Have on the stove, simmering gently:
3+ cups of chicken or vegetable stock
In a heavy-bottomed soup pot or dutch oven, heat over medium-high heat:
2 tablespoons olive oil
1 tablespoon butter
When the foam from the butter begins to subside, add:
1 large onion, finely chopped
Once the onion softens and begins to turn translucent (about five minutes), stir in:
1-3 cloves of garlic, crushed (according to your tastes and your other ingredients)
1 cup of arborio rice
Stir and cook the mixture until the garlic is fragrant and the rice begins to release a nutty aroma, which should take less than five minutes – be careful not to let the garlic burn! Stir in:
1/2 cup of white wine or vermouth
Reduce heat to medium and stir until the rice absorbs the wine almost completely. For the rest of the cooking time, you will be adding the hot stock, one cup or so at a time, and stirring until the rice absorbs it before adding the next cup. How much stock you use really depends on how you like your risotto. I like it to have that signature creamy consistency, but retain a little of the bite of the rice, which usually takes about 10-15 minutes to achieve.

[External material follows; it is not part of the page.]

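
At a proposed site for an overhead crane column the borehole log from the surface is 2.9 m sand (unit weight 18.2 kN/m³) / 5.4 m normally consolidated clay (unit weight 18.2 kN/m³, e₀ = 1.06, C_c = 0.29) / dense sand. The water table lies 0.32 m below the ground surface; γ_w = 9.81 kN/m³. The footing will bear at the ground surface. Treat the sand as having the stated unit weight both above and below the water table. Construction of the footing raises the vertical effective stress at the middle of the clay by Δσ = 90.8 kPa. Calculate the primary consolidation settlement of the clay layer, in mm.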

Once the rice is how you like it, you can add grated Parmesan cheese (about 1/2-3/4 cup, or more, if you like), which is the traditional. You can use other dry hard cheeses, too (asiago, romano, etc.), but softer cheeses will create a sort of gooey consistency, which is fine, if that is what you want. I can imagine using Gouda or Provolone and coming up with something a little over the top.
Regarding add-in vegetables, it depends on if they are cooked or fresh/frozen before you put them in; cooked can go in right with the cheese, but fresh and frozen vegetables should be added with the final few additions of stock so that they and the rice are ready at the same time.

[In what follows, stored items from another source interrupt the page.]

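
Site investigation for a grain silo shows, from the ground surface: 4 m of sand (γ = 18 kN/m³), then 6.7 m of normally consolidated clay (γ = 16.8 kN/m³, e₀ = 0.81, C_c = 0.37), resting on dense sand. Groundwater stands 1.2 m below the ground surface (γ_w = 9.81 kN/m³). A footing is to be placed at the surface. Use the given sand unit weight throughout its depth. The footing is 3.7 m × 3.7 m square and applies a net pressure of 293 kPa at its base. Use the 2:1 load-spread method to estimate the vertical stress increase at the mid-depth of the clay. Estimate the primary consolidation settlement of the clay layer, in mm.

S_c ≈ 235 mm

Mid-depth of clay below the ground surface: z = 4 + 6.7/2 = 7.35 m.
Total vertical stress at mid-clay: σ_v = 18×4 + 16.8×3.35 = 128.28 kPa.
Pore pressure: u = 9.81×(7.35 − 1.2) = 60.332 kPa.
Initial effective stress: σ'_0 = σ_v − u = 128.28 − 60.332 = 67.948 kPa.
Stress increase at mid-clay by the 2:1 spreading method:
Δσ = qBL/((B+z)(L+z)) = 293×3.7×3.7/((3.7+7.35)(3.7+7.35)) = 32.851 kPa
Final effective stress: σ'_f = σ'_0 + Δσ = 67.948 + 32.851 = 100.8 kPa.
Normally consolidated clay, so the full stress increment lies on the virgin compression line:
S_c = C_c·H/(1+e₀)·log₁₀(σ'_f/σ'_0) = 0.37×6.7/(1+0.81)×log₁₀(100.8/67.948)
    = 1.3696 × 0.17128 = 0.2346 m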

Have you seen the “Kitchen 4B” video feature on the NY Times web site? (It was called “Tiny Kitchen,” but I think there was a copyright issue.) Kitchen 4B stars Jill Santopietro, a food writer for the NYT Magazine. Here is a great photo of her ever-so-fancy cooking show studio.
Jill recently did a video on risotto:
To my mind, Jill Santopietro is cute and empowering without a whiff of Rachael Ray or Sandra Lee. As a city-dwelling cook, I especially loved the video where we toured her kitchen to see what items she considers essential. And the “Not-Greek Roquefort” video was darling, because of the blunders.